In truth, the Biden-Harris ticket needs to be swept away and a replacement duo installed, but that is presumably a bridge too far for an identity-bonded party.
Take but one small example this week revealing the nature of the Democratic Party – in California transgender ideology has such a grip that Democrat Governor Gavin Newsom has signed a law that prohibits school districts from requiring teachers to inform parents if a child changes their gender identification.
Every family with school kids is potentially affected – and aware that transgender ideology now takes precedence over parental rights.
Even people who loathe Trump would be tempted to vote for him given such events.
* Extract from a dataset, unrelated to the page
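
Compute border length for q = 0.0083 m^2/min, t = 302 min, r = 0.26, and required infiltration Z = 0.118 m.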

In retaliation, Elon Musk says he will move his SpaceX company HQ from California to Texas. “This is the final straw,” Musk wrote on X.
Trump’s policy, by the way, is predictable – threatening to cut funds to schools that promote “transgender insanity”.
By selecting a charismatic generational successor, 39-year-old Vance, as running mate Trump seeks to guarantee the makeover of the Republicans beyond 2028 as the “Make America Great Again” party. While much of Trump’s behaviour has been unacceptable, only a rare historical figure could regain the presidency and also reinvent a political party.
Trump’s nomination speech suggests not that he is a transformed person after a close brush with mortality but that he will shift to a more disciplined and optimistic message. In typical Trump fashion he said beforehand his speech was “a chance to bring the whole country, even the whole world, together”. A softer, more unifying message will merely strengthen Trump’s standing.
By selecting Vance as his vice-presidential running mate, Trump has elevated Vance’s personal story into an inspiring template for his vision of America.
Vance told the convention of his upbringing in a small Ohio town, cast aside by the ruling class, undermined by Biden’s trade deals that destroyed manufacturing jobs and a leadership that went into Iraq – “jobs were sent overseas and our children were sent to war”.
Washington screwed up: “Our country was flooded with cheap Chinese goods, with cheap foreign labour – and in the decades to come, deadly Chinese fentanyl.”
For Vance, the American dream “was becoming a good husband and a good dad” to his wife, Usha, and their three children. He saluted his mother, now “10 years clean and sober”.
He knows how to typecast Biden – “a politician in Washington longer than I’ve been alive” who “for half a century has been the champion of every major policy initiative to make America weaker and poorer”. Vance said that under Trump “we’ll commit to the working man” – that meant “we’re done importing foreign labour, done buying energy from countries that hate us”. New factories would be built, more goods would be “made in the USA” and kids would be sent to war only “when we must”.
Vance is a sophisticated rhetorician who cuts through. A gifted communicator, he may have an impact in the states that matter for the vote – Pennsylvania, Michigan and Wisconsin. His speech was a mix of sentiment and steel: “We love this country and we are united to win.”
Vance invoked the depth of the American compact, saying his cemetery plot was on a mountainside in Kentucky near his family’s ancestral home, his hope being that he and his wife eventually would be laid to rest there by his children, and “our kids will follow us”. Vance’s theme was that America was “not just an idea” but a “homeland” – a homeland we would “fight and die to protect”. It is a concept of home and society that recalls Edmund Burke’s famous formulation of society as “a partnership of the dead, the living and the unborn”.